One day, our garage door broke. As the repairman answered the phone and repeated my husband’s name, standing next to him at that moment was John. He was married with three wonderful children, and had been looking for us, too!
CONSIDERATE AUNT CAROLINE
by David Charvat, Wheeling, West Virginia
My Aunt Caroline, whose strength was slipping, lived in my hometown. Occasionally she fell, and I would lift her back up. When I began dating Sarah, who’s now my wife, A-Caroline kept up with our relationship. She wasn’t shy. The first time I invited Sarah to my house for a meal and a movie, A-Caroline knew every detail. At the end of our date that evening, A-Caroline called and asked if I would come over after Sarah left. When I got there, I found her on the floor. She had fallen hours earlier, but didn’t want to bother our date.

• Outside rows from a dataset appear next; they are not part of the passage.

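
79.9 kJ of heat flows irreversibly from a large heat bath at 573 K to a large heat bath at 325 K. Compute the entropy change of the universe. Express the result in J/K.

ΔS_hot = −Q/T_H = −79900/573 = -139.4 J/K and ΔS_cold = +Q/T_C = 79900/325 = 245.8 J/K.
ΔS_total = -139.4 + 245.8 = 106 J/K, positive as the second law requires.

ΔS_total = 106 J/K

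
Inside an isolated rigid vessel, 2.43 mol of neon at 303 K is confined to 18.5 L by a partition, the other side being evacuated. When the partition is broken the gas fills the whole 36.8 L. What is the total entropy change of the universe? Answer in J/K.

For an ideal gas in free expansion Q = 0 and W = 0, so T is unchanged.
Entropy is a state function; using a reversible isothermal path, ΔS_gas = nR ln(V₂/V₁) = 2.43 × 8.314 × ln(36.8/18.5) = 13.9 J/K.
The insulated surroundings exchange no heat, so ΔS_surr = 0 and ΔS_universe = ΔS_gas.

ΔS_universe = 13.9 J/K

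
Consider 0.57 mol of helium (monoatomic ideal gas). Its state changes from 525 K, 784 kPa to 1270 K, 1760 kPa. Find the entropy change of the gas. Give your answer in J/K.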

FINDING SWEETNESS IN SORROW
by Fred Hoffman, Tampa, Florida
I volunteer at a free café feeding homeless and hungry people. One day, a frail lady in her late 40s wearing many layers of clothing walked up and down the line of people waiting to be served, handing out little candy hearts. She sat at my table and told me her story: Once her children were grown, her husband had severely beaten her and cast her into the street. After she became homeless, she learned that he had given her AIDS. She knew she was dying, but gave out candy hearts to try and bring happiness into every person’s day.